Кабак шумел и гудел. Певчие были уже наполовину пьяны и пели хором. Пьяный Ржавчина стоял перед столом с сияющей физиономией и управлял хором, разводя руками и перебирая пальцами.

Ты взойди-ка, взойди!..

запевал он на весь трактир хорошим, звонким тенором, а хор подхватил, расширяясь и вырастая:

Солнце кра-а-сно-е…

Басы перекатывались волной и рассыпались брызгами. Тенора так и плакали, так и выливали всю душу.

Над горою-взойди над высо-о-о…

зазвенел опять голос Ржавчины, а хор дружно подхватывал и разливался:

Над высокою, над дубравою, взойди над зелёною…

Песня вызывала в воображении привольную волжскую картину: раннее утро над спокойной, зеркальной рекой, зелёные горы, поросшие кудрявым лесом, а из-за горы выходит багряное утреннее солнце, и розовые лучи скользят по мокрой траве и спокойной реке, и пахнет росой, и воздух свеж, а с реки поднимается прозрачный голубоватый туман. А по песку идут озябшие, измученные люди… Захарычу тотчас же представилась эта любимая, родная картина, и дымный кабак на минуту исчез перед его глазами.

— Пусть наша жизнь, — гремел голос Томашевского, — страдание непонятых сердец, пускай. Кричите громче, пойте! Будем громко петь о горькой нужде и о том, что люди несчастны. Я спою и о том, как идём мы к погибели оттого, что мы артисты, а не жулики, оттого, что у нас не умерла душа, и мы ещё можем чувствовать и петь, искренно веселиться и искренно плакать! От этого мы идём к погибели.

Мы не сами-то идём…

звонко и размашисто запевал Ржавчина с отчаянной удалью, потряхивая волосами, а хор, заглушая трактирный гам, звон посуды и щёлканье бильярдных шаров, загудел как ветер, стихийно и неудержимо:

Нас нужда-а ве-дет…

Басы прокатились волной и рассыпались влажными брызгами, унося куда-то вдаль жалобные теноровые звуки:

Нужда го-орь-ка-я…

IV[править]

Певческие «похороны» затянулись до поздней ночи. Захарыч должен был вести домой вдребезги пьяного Петра Иваныча и заночевать у него. Пётр Иваныч, Илья Николаевич, Ржавчина и некоторые другие, все одинокие, жили вместе и представляли из себя одну колонию.

Когда Захарыч проснулся, то увидел такую картину.
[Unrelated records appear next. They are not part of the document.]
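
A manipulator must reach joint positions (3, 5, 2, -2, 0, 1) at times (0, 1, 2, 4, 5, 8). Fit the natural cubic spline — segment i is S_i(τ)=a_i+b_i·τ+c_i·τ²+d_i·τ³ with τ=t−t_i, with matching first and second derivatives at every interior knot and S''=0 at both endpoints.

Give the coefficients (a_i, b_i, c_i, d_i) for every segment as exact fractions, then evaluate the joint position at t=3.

Δ: Δ0=2, Δ1=-3, Δ2=-2, Δ3=2, Δ4=1/3
row 1: diag=4, rhs=-30; c'=1/4, d'=-15/2
row 2: denom=6−1·1/4=23/4; d'=(6−1·-15/2)/(23/4)=54/23
row 3: denom=6−2·8/23=122/23; d'=(24−2·54/23)/(122/23)=222/61
row 4: denom=8−1·23/122=953/122; d'=(-10−1·222/61)/(953/122)=-1664/953
back: M4=-1664/953
back: M3=222/61−23/122·-1664/953=3782/953
back: M2=54/23−8/23·3782/953=922/953
back: M1=-15/2−1/4·922/953=-7378/953
M: M0=0, M1=-7378/953, M2=922/953, M3=3782/953, M4=-1664/953, M5=0
seg 0: a=3, c=M0/2=0, d=(M1−M0)/(6·1)=-3689/2859, b=Δ0−h0·(2M0+M1)/6=9407/2859
seg 1: a=5, c=M1/2=-3689/953, d=(M2−M1)/(6·1)=4150/2859, b=Δ1−h1·(2M1+M2)/6=-1660/2859
seg 2: a=2, c=M2/2=461/953, d=(M3−M2)/(6·2)=715/2859, b=Δ2−h2·(2M2+M3)/6=-11344/2859
seg 3: a=-2, c=M3/2=1891/953, d=(M4−M3)/(6·1)=-2723/2859, b=Δ3−h3·(2M3+M4)/6=2768/2859
seg 4: a=0, c=M4/2=-832/953, d=(M5−M4)/(6·3)=832/8577, b=Δ4−h4·(2M4+M5)/6=5945/2859
t_q=3 → seg 2, τ=1; S=2+-11344/2859·τ+461/953·τ²+715/2859·τ³=-1176/953

  seg 0: a=3 b=9407/2859 c=0 d=-3689/2859
  seg 1: a=5 b=-1660/2859 c=-3689/953 d=4150/2859
  seg 2: a=2 b=-11344/2859 c=461/953 d=715/2859
  seg 3: a=-2 b=2768/2859 c=1891/953 d=-2723/2859
  seg 4: a=0 b=5945/2859 c=-832/953 d=832/8577
S(3) = -1176/953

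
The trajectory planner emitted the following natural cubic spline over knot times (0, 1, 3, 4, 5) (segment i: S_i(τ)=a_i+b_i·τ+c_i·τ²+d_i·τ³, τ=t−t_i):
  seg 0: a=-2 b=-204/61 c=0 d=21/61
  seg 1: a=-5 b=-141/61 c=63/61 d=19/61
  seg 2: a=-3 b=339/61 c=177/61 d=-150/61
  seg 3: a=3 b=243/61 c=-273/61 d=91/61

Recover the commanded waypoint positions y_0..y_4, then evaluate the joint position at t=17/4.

y_0=-2 y_1=-5 y_2=-3 y_3=3 y_4=4
S(17/4) = 14599/3904

y_0 = S_0(0) = a_0 = -2
y_1 = S_1(0) = a_1 = -5
y_2 = S_2(0) = a_2 = -3
y_3 = S_3(0) = a_3 = 3
y_4 = S_3(1) = 4
t_q=17/4 is in segment 3 (τ=1/4); S_3(τ)=14599/3904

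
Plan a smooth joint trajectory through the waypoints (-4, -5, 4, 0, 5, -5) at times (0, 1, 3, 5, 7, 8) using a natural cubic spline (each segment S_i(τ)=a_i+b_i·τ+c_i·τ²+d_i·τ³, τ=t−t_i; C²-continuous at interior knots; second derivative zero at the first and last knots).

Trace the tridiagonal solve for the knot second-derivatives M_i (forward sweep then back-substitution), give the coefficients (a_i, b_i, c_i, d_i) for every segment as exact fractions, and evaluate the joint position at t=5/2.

Δ: Δ0=-1, Δ1=9/2, Δ2=-2, Δ3=5/2, Δ4=-10
row 1: diag=6, rhs=33; c'=1/3, d'=11/2
row 2: denom=8−2·1/3=22/3; d'=(-39−2·11/2)/(22/3)=-75/11
row 3: denom=8−2·3/11=82/11; d'=(27−2·-75/11)/(82/11)=447/82
row 4: denom=6−2·11/41=224/41; d'=(-75−2·447/82)/(224/41)=-1761/112
back: M4=-1761/112
back: M3=447/82−11/41·-1761/112=1083/112
back: M2=-75/11−3/11·1083/112=-1059/112
back: M1=11/2−1/3·-1059/112=969/112
M: M0=0, M1=969/112, M2=-1059/112, M3=1083/112, M4=-1761/112, M5=0
seg 0: a=-4, c=M0/2=0, d=(M1−M0)/(6·1)=323/224, b=Δ0−h0·(2M0+M1)/6=-547/224
seg 1: a=-5, c=M1/2=969/224, d=(M2−M1)/(6·2)=-169/112, b=Δ1−h1·(2M1+M2)/6=211/112
seg 2: a=4, c=M2/2=-1059/224, d=(M3−M2)/(6·2)=51/32, b=Δ2−h2·(2M2+M3)/6=121/112
seg 3: a=0, c=M3/2=1083/224, d=(M4−M3)/(6·2)=-237/112, b=Δ3−h3·(2M3+M4)/6=145/112
seg 4: a=5, c=M4/2=-1761/224, d=(M5−M4)/(6·1)=587/224, b=Δ4−h4·(2M4+M5)/6=-533/112
t_q=5/2 → seg 1, τ=3/2; S=-5+211/112·τ+969/224·τ²+-169/112·τ³=1105/448

  seg 0: a=-4 b=-547/224 c=0 d=323/224
  seg 1: a=-5 b=211/112 c=969/224 d=-169/112
  seg 2: a=4 b=121/112 c=-1059/224 d=51/32
  seg 3: a=0 b=145/112 c=1083/224 d=-237/112
  seg 4: a=5 b=-533/112 c=-1761/224 d=587/224
S(5/2) = 1105/448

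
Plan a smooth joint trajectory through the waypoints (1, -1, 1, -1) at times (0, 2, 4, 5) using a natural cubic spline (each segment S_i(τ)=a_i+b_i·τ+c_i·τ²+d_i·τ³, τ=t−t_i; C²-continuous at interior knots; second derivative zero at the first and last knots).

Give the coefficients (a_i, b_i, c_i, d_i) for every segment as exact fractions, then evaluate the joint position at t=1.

Δ: Δ0=-1, Δ1=1, Δ2=-2
row 1: diag=8, rhs=12; c'=1/4, d'=3/2
row 2: denom=6−2·1/4=11/2; d'=(-18−2·3/2)/(11/2)=-42/11
back: M2=-42/11
back: M1=3/2−1/4·-42/11=27/11
M: M0=0, M1=27/11, M2=-42/11, M3=0
seg 0: a=1, c=M0/2=0, d=(M1−M0)/(6·2)=9/44, b=Δ0−h0·(2M0+M1)/6=-20/11
seg 1: a=-1, c=M1/2=27/22, d=(M2−M1)/(6·2)=-23/44, b=Δ1−h1·(2M1+M2)/6=7/11
seg 2: a=1, c=M2/2=-21/11, d=(M3−M2)/(6·1)=7/11, b=Δ2−h2·(2M2+M3)/6=-8/11
t_q=1 → seg 0, τ=1; S=1+-20/11·τ+0·τ²+9/44·τ³=-27/44

  seg 0: a=1 b=-20/11 c=0 d=9/44
  seg 1: a=-1 b=7/11 c=27/22 d=-23/44
  seg 2: a=1 b=-8/11 c=-21/11 d=7/11
S(1) = -27/44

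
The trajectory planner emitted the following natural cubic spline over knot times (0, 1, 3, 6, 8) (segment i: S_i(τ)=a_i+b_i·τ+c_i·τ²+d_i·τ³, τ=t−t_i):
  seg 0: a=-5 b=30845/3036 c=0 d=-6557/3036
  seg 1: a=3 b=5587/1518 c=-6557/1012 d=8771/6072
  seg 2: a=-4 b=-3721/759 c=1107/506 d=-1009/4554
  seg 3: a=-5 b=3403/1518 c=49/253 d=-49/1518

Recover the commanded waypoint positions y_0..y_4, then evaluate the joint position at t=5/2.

y_0 = S_0(0) = a_0 = -5
y_1 = S_1(0) = a_1 = 3
y_2 = S_2(0) = a_2 = -4
y_3 = S_3(0) = a_3 = -5
y_4 = S_3(2) = 0
t_q=5/2 is in segment 1 (τ=3/2); S_1(τ)=-19145/16192

y_0=-5 y_1=3 y_2=-4 y_3=-5 y_4=0
S(5/2) = -19145/16192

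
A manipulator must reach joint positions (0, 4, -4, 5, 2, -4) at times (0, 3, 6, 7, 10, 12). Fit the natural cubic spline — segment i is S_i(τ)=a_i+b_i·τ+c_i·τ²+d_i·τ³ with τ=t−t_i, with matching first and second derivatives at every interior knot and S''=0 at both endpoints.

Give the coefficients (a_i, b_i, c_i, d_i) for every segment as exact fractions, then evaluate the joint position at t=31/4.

  seg 0: a=0 b=7691/2019 c=0 d=-4999/18171
  seg 1: a=4 b=-7306/2019 c=-4999/2019 d=16919/18171
  seg 2: a=-4 b=13457/2019 c=11920/2019 d=-2402/673
  seg 3: a=5 b=15679/2019 c=-9698/2019 d=11396/18171
  seg 4: a=2 b=-8321/2019 c=566/673 d=-283/2019
S(31/4) = 90311/10768

Δ: Δ0=4/3, Δ1=-8/3, Δ2=9, Δ3=-1, Δ4=-3
row 1: diag=12, rhs=-24; c'=1/4, d'=-2
row 2: denom=8−3·1/4=29/4; d'=(70−3·-2)/(29/4)=304/29
row 3: denom=8−1·4/29=228/29; d'=(-60−1·304/29)/(228/29)=-511/57
row 4: denom=10−3·29/76=673/76; d'=(-12−3·-511/57)/(673/76)=1132/673
back: M4=1132/673
back: M3=-511/57−29/76·1132/673=-19396/2019
back: M2=304/29−4/29·-19396/2019=23840/2019
back: M1=-2−1/4·23840/2019=-9998/2019
M: M0=0, M1=-9998/2019, M2=23840/2019, M3=-19396/2019, M4=1132/673, M5=0
seg 0: a=0, c=M0/2=0, d=(M1−M0)/(6·3)=-4999/18171, b=Δ0−h0·(2M0+M1)/6=7691/2019
seg 1: a=4, c=M1/2=-4999/2019, d=(M2−M1)/(6·3)=16919/18171, b=Δ1−h1·(2M1+M2)/6=-7306/2019
seg 2: a=-4, c=M2/2=11920/2019, d=(M3−M2)/(6·1)=-2402/673, b=Δ2−h2·(2M2+M3)/6=13457/2019
seg 3: a=5, c=M3/2=-9698/2019, d=(M4−M3)/(6·3)=11396/18171, b=Δ3−h3·(2M3+M4)/6=15679/2019
seg 4: a=2, c=M4/2=566/673, d=(M5−M4)/(6·2)=-283/2019, b=Δ4−h4·(2M4+M5)/6=-8321/2019
t_q=31/4 → seg 3, τ=3/4; S=5+15679/2019·τ+-9698/2019·τ²+11396/18171·τ³=90311/10768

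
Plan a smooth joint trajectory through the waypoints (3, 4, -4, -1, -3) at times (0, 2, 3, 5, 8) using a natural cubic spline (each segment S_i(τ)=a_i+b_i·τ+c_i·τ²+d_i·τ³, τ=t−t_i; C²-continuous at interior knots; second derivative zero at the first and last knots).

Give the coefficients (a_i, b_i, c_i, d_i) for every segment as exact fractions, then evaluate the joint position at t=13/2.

Δ: Δ0=1/2, Δ1=-8, Δ2=3/2, Δ3=-2/3
row 1: diag=6, rhs=-51; c'=1/6, d'=-17/2
row 2: denom=6−1·1/6=35/6; d'=(57−1·-17/2)/(35/6)=393/35
row 3: denom=10−2·12/35=326/35; d'=(-13−2·393/35)/(326/35)=-1241/326
back: M3=-1241/326
back: M2=393/35−12/35·-1241/326=2043/163
back: M1=-17/2−1/6·2043/163=-1726/163
M: M0=0, M1=-1726/163, M2=2043/163, M3=-1241/326, M4=0
seg 0: a=3, c=M0/2=0, d=(M1−M0)/(6·2)=-863/978, b=Δ0−h0·(2M0+M1)/6=3941/978
seg 1: a=4, c=M1/2=-863/163, d=(M2−M1)/(6·1)=3769/978, b=Δ1−h1·(2M1+M2)/6=-6415/978
seg 2: a=-4, c=M2/2=2043/326, d=(M3−M2)/(6·2)=-5327/3912, b=Δ2−h2·(2M2+M3)/6=-2732/489
seg 3: a=-1, c=M3/2=-1241/652, d=(M4−M3)/(6·3)=1241/5868, b=Δ3−h3·(2M3+M4)/6=3071/978
t_q=13/2 → seg 3, τ=3/2; S=-1+3071/978·τ+-1241/652·τ²+1241/5868·τ³=737/5216

  seg 0: a=3 b=3941/978 c=0 d=-863/978
  seg 1: a=4 b=-6415/978 c=-863/163 d=3769/978
  seg 2: a=-4 b=-2732/489 c=2043/326 d=-5327/3912
  seg 3: a=-1 b=3071/978 c=-1241/652 d=1241/5868
S(13/2) = 737/5216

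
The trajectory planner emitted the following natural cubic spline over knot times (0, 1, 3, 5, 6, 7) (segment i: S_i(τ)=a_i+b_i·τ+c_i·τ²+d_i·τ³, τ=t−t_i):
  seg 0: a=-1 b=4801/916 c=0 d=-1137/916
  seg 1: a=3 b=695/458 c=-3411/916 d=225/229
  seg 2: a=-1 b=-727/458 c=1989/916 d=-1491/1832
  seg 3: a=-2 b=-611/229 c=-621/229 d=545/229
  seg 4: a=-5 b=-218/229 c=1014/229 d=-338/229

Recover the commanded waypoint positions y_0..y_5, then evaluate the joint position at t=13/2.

y_0 = S_0(0) = a_0 = -1
y_1 = S_1(0) = a_1 = 3
y_2 = S_2(0) = a_2 = -1
y_3 = S_3(0) = a_3 = -2
y_4 = S_4(0) = a_4 = -5
y_5 = S_4(1) = -3
t_q=13/2 is in segment 4 (τ=1/2); S_4(τ)=-4171/916

y_0=-1 y_1=3 y_2=-1 y_3=-2 y_4=-5 y_5=-3
S(13/2) = -4171/916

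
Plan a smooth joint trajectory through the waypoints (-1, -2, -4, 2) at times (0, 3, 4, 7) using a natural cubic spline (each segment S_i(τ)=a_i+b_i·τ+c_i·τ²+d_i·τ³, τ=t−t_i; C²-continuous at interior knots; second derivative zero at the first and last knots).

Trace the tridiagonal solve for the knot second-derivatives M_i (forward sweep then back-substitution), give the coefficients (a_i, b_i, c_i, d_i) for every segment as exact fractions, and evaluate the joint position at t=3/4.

  seg 0: a=-1 b=31/63 c=0 d=-52/567
  seg 1: a=-2 b=-125/63 c=-52/63 d=17/21
  seg 2: a=-4 b=-76/63 c=101/63 d=-101/567
S(3/4) = -75/112

Δ: Δ0=-1/3, Δ1=-2, Δ2=2
row 1: diag=8, rhs=-10; c'=1/8, d'=-5/4
row 2: denom=8−1·1/8=63/8; d'=(24−1·-5/4)/(63/8)=202/63
back: M2=202/63
back: M1=-5/4−1/8·202/63=-104/63
M: M0=0, M1=-104/63, M2=202/63, M3=0
seg 0: a=-1, c=M0/2=0, d=(M1−M0)/(6·3)=-52/567, b=Δ0−h0·(2M0+M1)/6=31/63
seg 1: a=-2, c=M1/2=-52/63, d=(M2−M1)/(6·1)=17/21, b=Δ1−h1·(2M1+M2)/6=-125/63
seg 2: a=-4, c=M2/2=101/63, d=(M3−M2)/(6·3)=-101/567, b=Δ2−h2·(2M2+M3)/6=-76/63
t_q=3/4 → seg 0, τ=3/4; S=-1+31/63·τ+0·τ²+-52/567·τ³=-75/112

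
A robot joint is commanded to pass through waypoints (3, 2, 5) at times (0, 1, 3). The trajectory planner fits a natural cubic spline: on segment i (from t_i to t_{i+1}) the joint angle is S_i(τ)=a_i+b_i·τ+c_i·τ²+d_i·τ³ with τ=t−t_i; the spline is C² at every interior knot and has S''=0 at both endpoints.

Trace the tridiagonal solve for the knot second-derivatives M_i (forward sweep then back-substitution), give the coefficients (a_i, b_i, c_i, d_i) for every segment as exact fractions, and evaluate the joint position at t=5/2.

  seg 0: a=3 b=-17/12 c=0 d=5/12
  seg 1: a=2 b=-1/6 c=5/4 d=-5/24
S(5/2) = 247/64

Δ: Δ0=-1, Δ1=3/2
row 1: diag=6, rhs=15; c'=1/3, d'=5/2
back: M1=5/2
M: M0=0, M1=5/2, M2=0
seg 0: a=3, c=M0/2=0, d=(M1−M0)/(6·1)=5/12, b=Δ0−h0·(2M0+M1)/6=-17/12
seg 1: a=2, c=M1/2=5/4, d=(M2−M1)/(6·2)=-5/24, b=Δ1−h1·(2M1+M2)/6=-1/6
t_q=5/2 → seg 1, τ=3/2; S=2+-1/6·τ+5/4·τ²+-5/24·τ³=247/64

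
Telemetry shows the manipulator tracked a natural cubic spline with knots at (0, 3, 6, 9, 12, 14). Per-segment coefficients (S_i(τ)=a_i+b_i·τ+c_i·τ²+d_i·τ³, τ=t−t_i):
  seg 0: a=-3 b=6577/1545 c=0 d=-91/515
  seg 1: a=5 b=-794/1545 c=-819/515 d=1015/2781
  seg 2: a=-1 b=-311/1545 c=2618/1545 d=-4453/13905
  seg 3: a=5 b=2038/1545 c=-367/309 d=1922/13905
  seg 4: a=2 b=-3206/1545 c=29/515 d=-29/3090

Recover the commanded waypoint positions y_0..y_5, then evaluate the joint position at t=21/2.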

В неприглядных комнатах деревянного флигелька было грязно, неубрано, голо и бедно. Солнце тускло светило сквозь замёрзшие окна, бледными и грустными лучами освещая сонное царство пьяных. Все спали в тех позах, в каких были захвачены хмелем. Ноги Ржавчины лежали на кресле, а голова на полу, прикасаясь к длинным ногам Петра Иваныча, вытянутым из-под стола. Ржавчина приподнялся, сел, встряхнул всклокоченной головой, посмотрел на спящих, нюхнул носом и состроил рожу. Природа наделила его чрезвычайно уморительной физиономией, со вздёрнутым и загнутым кверху носом, такой подвижной от вечного гримасничанья, что другой тенор, Иванов, толстый и молчаливый человек с красивым и скучающим лицом, проснувшийся на сундуке, звонко рассмеялся.

Весь пол занимала гигантская фигура Ильи Николаевича. Он спал на спине, раскинув могучие руки, разметав свою великолепную гриву.

Кругом валялись груды нот, разбитая гитара, скрипка в старом футляре, пустые пивные бутылки; под кроватью виднелась корзина из-под пива. В комнате было холодно, а углы её промёрзли.

Ржавчина подмигнул Захарычу на спящего баса и сказал с ужимкой:

— Изверг рода человеческого!

— Мастодонт! — подтвердил Иванов. — Не пора ли его будить, Ржавчина?

Ржавчина, приплясывая, осторожно потряс мастодонта за могучее плечо.

Раздалось громкое рычание.

Ржавчина благоразумно отскочил в сторону и сказал, пожимаясь:

— Нет ещё, не пора-с: убьёт!

Проснулся Пётр Иваныч, прогудел: «Что за чёрт!» и вылез из-под стола; молча запустил руку в пивную корзину, нащупал там бутылку с пивом, привычным ударом о ладонь вышиб пробку и стал тянуть пиво из горлышка.

Ржавчина вытащил корзину: там остались только две бутылки. Он сделал кислую мину и тоже откупорил бутылку, следуя примеру Петра Иваныча. Пиво соблазнительно забулькало. Илья Николаевич издал протестующее рычание.

— Ржавчина, пора! — сказал Иванов, зевая.

Ржавчина допил пиво, скорчил рожу и, наклонясь над басом, закричал ему в ухо изо всей силы:

— Илья Николаевич! Зе-мле-тря-се-ние!..

Бас пробормотал сквозь сон:

— Пшёл! Разбуди, когда дойдёт до нашего квартала!

Ржавчина посмотрел на всех с плачевной физиономией.

— По-жа-ар! — закричал он в ухо раздирающим душу голосом.

— Наплевать! — мычал бас.

Ржавчина подмигнул всем и опять закричал в ухо:

— Илья Николаевич! Вы пиво пьёте?

И отскочил, приплясывая.

Бас медленно простёр свою длань, чтобы схватить назойливого, потом открыл глаза, приподнялся на локоть, встряхнул охапкой спутанных волос, зевнул как лев и сказал с мрачным видом:

— Давай!

Ржавчина с ироническим подобострастием, гримасничая и кривляясь как обезьяна, подал басу бутылку пива. Илья Николаевич выпил её единым духом и опять растянулся на полу.

— Водка есть? — спросил он, ни к кому не обращаясь.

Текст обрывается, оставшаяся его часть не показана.